Database throughput has faced the bottleneck with increasing TPS. For the application with massive concurrence read but less write in the same time, we can divide the database into a primary database and a replica database. The primary database is responsible for the insert, delete and update of transactions, while the replica database is responsible for queries. It can significantly improve the query performance of the whole system by effectively avoiding row locks.
One primary database with multiple replica databases can further enhance processing capacity by distributing queries evenly into multiple data replicas. Multiple primary databases with multiple replica databases can enhance not only throughput but also availability. Therefore, the system can still run normally, even though any database is down or physical disk destroyed.
Different from the sharding that separates data to all nodes according to sharding keys, readwrite-splitting routes read and write separately to primary database and replica databases according SQL analysis.

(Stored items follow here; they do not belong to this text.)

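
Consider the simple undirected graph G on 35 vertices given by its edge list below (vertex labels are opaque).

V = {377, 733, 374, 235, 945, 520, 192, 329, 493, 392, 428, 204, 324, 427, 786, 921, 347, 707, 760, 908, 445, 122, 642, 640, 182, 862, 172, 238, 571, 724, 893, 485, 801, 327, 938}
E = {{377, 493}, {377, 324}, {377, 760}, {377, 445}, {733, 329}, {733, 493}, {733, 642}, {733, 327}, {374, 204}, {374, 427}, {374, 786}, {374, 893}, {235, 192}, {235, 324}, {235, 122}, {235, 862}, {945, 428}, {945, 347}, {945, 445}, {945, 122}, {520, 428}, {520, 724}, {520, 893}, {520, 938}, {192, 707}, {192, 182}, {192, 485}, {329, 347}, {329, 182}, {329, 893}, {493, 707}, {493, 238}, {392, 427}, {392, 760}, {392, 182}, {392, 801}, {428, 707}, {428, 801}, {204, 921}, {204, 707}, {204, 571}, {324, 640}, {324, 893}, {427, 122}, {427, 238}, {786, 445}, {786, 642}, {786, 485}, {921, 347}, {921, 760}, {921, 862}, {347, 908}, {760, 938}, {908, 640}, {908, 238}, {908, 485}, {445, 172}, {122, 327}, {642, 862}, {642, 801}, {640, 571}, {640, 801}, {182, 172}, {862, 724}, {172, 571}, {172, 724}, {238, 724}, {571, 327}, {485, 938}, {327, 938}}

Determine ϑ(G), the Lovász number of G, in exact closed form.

15

deg(520) = 4; N(520) = {428, 724, 893, 938}.
N(938) = {520, 760, 485, 327}, |N(938)| = 4.
deg(182) = 4; N(182) = {192, 329, 392, 172}.
deg(428) = 4; N(428) = {945, 520, 707, 801}.
Every vertex has degree 4 (N=35); Kneser K(7,3) on C(7,3)=35 vertices.
A has 4 distinct eigenvalues ≈ [4.0, 2.0, -1.0, -3.0].
λ_max=4, λ_min=-3; ϑ = −35·λ_min/(λ_max−λ_min) = 15.
= 15.000000… (decimal).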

Data in readwrite-splitting nodes are consistent, whereas that in shards is not. The combined use of sharding and readwrite-splitting will effectively enhance the system performance.
Though readwrite-splitting can enhance system throughput and availability, it also brings inconsistent data, including that among multiple primary databases and among primary databases and replica databases. What’s more, it also brings the same problem as data sharding, complicating developer and operator’s maintenance and operation. The following diagram has shown the complex topological relations between applications and database groups when sharding used together with readwrite-splitting.
The main design goal of readwrite-splitting of Apache ShardingSphere is to try to reduce the influence of readwrite-splitting, in order to let users use primary-replica database group like one database.